For web sources, these would be websites which contain articles or individual posts.

 

The "Other Contributor" field is where you put people who helped contribute to the source, but not the author or authors. This field for is for editors, translators, illustrators, performers, and the like. See the MLA Citation Guide page 37 for other examples.

If the source you are citing exists in multiple versions, include the version that you are using in this field. The most common example of different versions are different editions of books. A film may have two versions: a release cut and a director's cut. Software also is published in different versions. Most websites will not have multiple versions, but check to be certain.

 

Sources may be part of a numbered series, like issues of journals, graphic novels, or episodes of TV shows. Some journals are numbered by volume and issue number. 

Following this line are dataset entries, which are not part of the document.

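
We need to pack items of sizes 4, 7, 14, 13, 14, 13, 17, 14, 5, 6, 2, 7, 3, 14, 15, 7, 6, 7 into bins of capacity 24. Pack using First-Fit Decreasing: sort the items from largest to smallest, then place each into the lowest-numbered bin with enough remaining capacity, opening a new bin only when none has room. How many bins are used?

Sorted descending: 17, 15, 14, 14, 14, 14, 13, 13, 7, 7, 7, 7, 6, 6, 5, 4, 3, 2.
17 → bin 1 (remaining 7)
15 → bin 2 (remaining 9)
14 → bin 3 (remaining 10)
14 → bin 4 (remaining 10)
14 → bin 5 (remaining 10)
14 → bin 6 (remaining 10)
13 → bin 7 (remaining 11)
13 → bin 8 (remaining 11)
7 → bin 1 (remaining 0)
7 → bin 2 (remaining 2)
7 → bin 3 (remaining 3)
7 → bin 4 (remaining 3)
6 → bin 5 (remaining 4)
6 → bin 6 (remaining 4)
5 → bin 7 (remaining 6)
4 → bin 5 (remaining 0)
3 → bin 3 (remaining 0)
2 → bin 2 (remaining 0)
Final bins: [17,7] [15,7,2] [14,7,3] [14,7] [14,6,4] [14,6] [13,5] [13].

8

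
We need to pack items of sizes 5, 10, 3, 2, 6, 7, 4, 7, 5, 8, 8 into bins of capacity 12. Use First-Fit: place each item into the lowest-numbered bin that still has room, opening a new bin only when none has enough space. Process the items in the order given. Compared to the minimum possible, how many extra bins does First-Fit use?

First-Fit: [5,3,2] [10] [6,4] [7,5] [7] [8] [8] → 7 bins.
Total size 65; any packing needs at least ⌈65/12⌉ = 6 bins.
An optimal packing achieves that bound: [10,2] [8,4] [8,3] [7,5] [7,5] [6] → 6 bins.
Excess: 7 − 6 = 1.

1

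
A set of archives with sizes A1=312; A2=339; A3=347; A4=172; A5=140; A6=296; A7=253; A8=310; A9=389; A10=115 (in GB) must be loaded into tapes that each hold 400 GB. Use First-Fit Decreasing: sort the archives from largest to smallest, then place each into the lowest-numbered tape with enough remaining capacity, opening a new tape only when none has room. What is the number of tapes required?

Sorted descending: 389, 347, 339, 312, 310, 296, 253, 172, 140, 115.
Put 389 GB in tape 1; 11 GB remain.
Put 347 GB in tape 2; 53 GB remain.
Put 339 GB in tape 3; 61 GB remain.
Put 312 GB in tape 4; 88 GB remain.
Put 310 GB in tape 5; 90 GB remain.
Put 296 GB in tape 6; 104 GB remain.
Put 253 GB in tape 7; 147 GB remain.
Put 172 GB in tape 8; 228 GB remain.
Put 140 GB in tape 7; 7 GB remain.
Put 115 GB in tape 8; 113 GB remain.

8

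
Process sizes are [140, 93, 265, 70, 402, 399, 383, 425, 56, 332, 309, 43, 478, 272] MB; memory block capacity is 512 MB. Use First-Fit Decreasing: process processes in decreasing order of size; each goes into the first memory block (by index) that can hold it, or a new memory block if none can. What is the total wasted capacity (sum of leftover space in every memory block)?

Sorted descending: 478, 425, 402, 399, 383, 332, 309, 272, 265, 140, 93, 70, 56, 43.
478 MB → memory block 1 (remaining 34 MB)
425 MB → memory block 2 (remaining 87 MB)
402 MB → memory block 3 (remaining 110 MB)
399 MB → memory block 4 (remaining 113 MB)
383 MB → memory block 5 (remaining 129 MB)
332 MB → memory block 6 (remaining 180 MB)
309 MB → memory block 7 (remaining 203 MB)
272 MB → memory block 8 (remaining 240 MB)
265 MB → memory block 9 (remaining 247 MB)
140 MB → memory block 6 (remaining 40 MB)
93 MB → memory block 3 (remaining 17 MB)
70 MB → memory block 2 (remaining 17 MB)
56 MB → memory block 4 (remaining 57 MB)
43 MB → memory block 4 (remaining 14 MB)
9 memory blocks × 512 MB = 4608 MB; used 3667 MB; unused 941 MB.

941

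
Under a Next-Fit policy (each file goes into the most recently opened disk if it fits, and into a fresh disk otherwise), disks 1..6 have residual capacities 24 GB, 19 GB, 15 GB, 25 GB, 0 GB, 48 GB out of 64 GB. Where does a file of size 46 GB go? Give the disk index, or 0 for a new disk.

6

Next-Fit only looks at disk 6, which has 48 GB free.
46 GB fits there.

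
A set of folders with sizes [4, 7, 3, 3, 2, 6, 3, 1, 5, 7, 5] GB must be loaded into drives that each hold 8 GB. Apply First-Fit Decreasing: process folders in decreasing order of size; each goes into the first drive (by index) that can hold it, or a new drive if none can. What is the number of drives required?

6

Sorted descending: 7, 7, 6, 5, 5, 4, 3, 3, 3, 2, 1.
7 GB → drive 1 (remaining 1 GB)
7 GB → drive 2 (remaining 1 GB)
6 GB → drive 3 (remaining 2 GB)
5 GB → drive 4 (remaining 3 GB)
5 GB → drive 5 (remaining 3 GB)
4 GB → drive 6 (remaining 4 GB)
3 GB → drive 4 (remaining 0 GB)
3 GB → drive 5 (remaining 0 GB)
3 GB → drive 6 (remaining 1 GB)
2 GB → drive 3 (remaining 0 GB)
1 GB → drive 1 (remaining 0 GB)
Final drives: [7,1] [7] [6,2] [5,3] [5,3] [4,3].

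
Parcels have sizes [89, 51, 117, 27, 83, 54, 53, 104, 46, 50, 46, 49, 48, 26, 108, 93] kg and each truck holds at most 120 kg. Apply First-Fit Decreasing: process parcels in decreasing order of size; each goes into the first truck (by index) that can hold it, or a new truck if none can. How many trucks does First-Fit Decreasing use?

10

Sorted descending: 117, 108, 104, 93, 89, 83, 54, 53, 51, 50, 49, 48, 46, 46, 27, 26.
Put 117 kg in truck 1; 3 kg remain.
Put 108 kg in truck 2; 12 kg remain.
Put 104 kg in truck 3; 16 kg remain.
Put 93 kg in truck 4; 27 kg remain.
Put 89 kg in truck 5; 31 kg remain.
Put 83 kg in truck 6; 37 kg remain.
Put 54 kg in truck 7; 66 kg remain.
Put 53 kg in truck 7; 13 kg remain.
Put 51 kg in truck 8; 69 kg remain.
Put 50 kg in truck 8; 19 kg remain.
Put 49 kg in truck 9; 71 kg remain.
Put 48 kg in truck 9; 23 kg remain.
Put 46 kg in truck 10; 74 kg remain.
Put 46 kg in truck 10; 28 kg remain.
Put 27 kg in truck 4; 0 kg remain.
Put 26 kg in truck 5; 5 kg remain.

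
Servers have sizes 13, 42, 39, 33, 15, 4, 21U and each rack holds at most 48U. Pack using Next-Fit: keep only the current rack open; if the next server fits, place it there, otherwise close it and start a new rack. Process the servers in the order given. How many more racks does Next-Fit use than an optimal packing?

1

Next-Fit: [13] [42] [39] [33,15] [4,21] → 5 racks.
Total size 167U; any packing needs at least ⌈167/48⌉ = 4 racks.
An optimal packing achieves that bound: [42,4] [39] [33,15] [21,13] → 4 racks.
Excess: 5 − 4 = 1.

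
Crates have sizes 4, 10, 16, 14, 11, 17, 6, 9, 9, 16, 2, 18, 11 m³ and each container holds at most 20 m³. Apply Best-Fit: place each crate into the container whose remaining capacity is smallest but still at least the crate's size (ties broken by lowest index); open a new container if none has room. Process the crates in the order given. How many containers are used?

4 m³ → container 1 (remaining 16 m³)
10 m³ → container 1 (remaining 6 m³)
16 m³ → container 2 (remaining 4 m³)
14 m³ → container 3 (remaining 6 m³)
11 m³ → container 4 (remaining 9 m³)
17 m³ → container 5 (remaining 3 m³)
6 m³ → container 1 (remaining 0 m³)
9 m³ → container 4 (remaining 0 m³)
9 m³ → container 6 (remaining 11 m³)
16 m³ → container 7 (remaining 4 m³)
2 m³ → container 5 (remaining 1 m³)
18 m³ → container 8 (remaining 2 m³)
11 m³ → container 6 (remaining 0 m³)
Final containers: [4,10,6] [16] [14] [11,9] [17,2] [9,11] [16] [18].

8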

Most websites are not part of a numbered series, but check to make certain. If you are citing a web source that is numbered, check closely; it might be an online newspaper, magazine, or periodical. 

A publisher is an organization responsible for making the source available to the public.

Finding publishers

  • Web sites: Look for a copyright notice or an About page.

Omit publisher from the following types of sources:

  • Periodical (journal, magazine, or newspaper).
  • Web site whose title is practically the same as the name of its publisher.
  • Web site not involved in creating the works that it hosts.

When citing a source with more than one publication date, cite the date that is "most relevant to your use of the source" (42).

Use the date that web content was posted.

If there is no date found on the website, use the date that you accessed it.

Location is defined by the type of source you are citing. For example, if you are using a print source, location refers to text's page numbers.

For a website, use the URL / web address.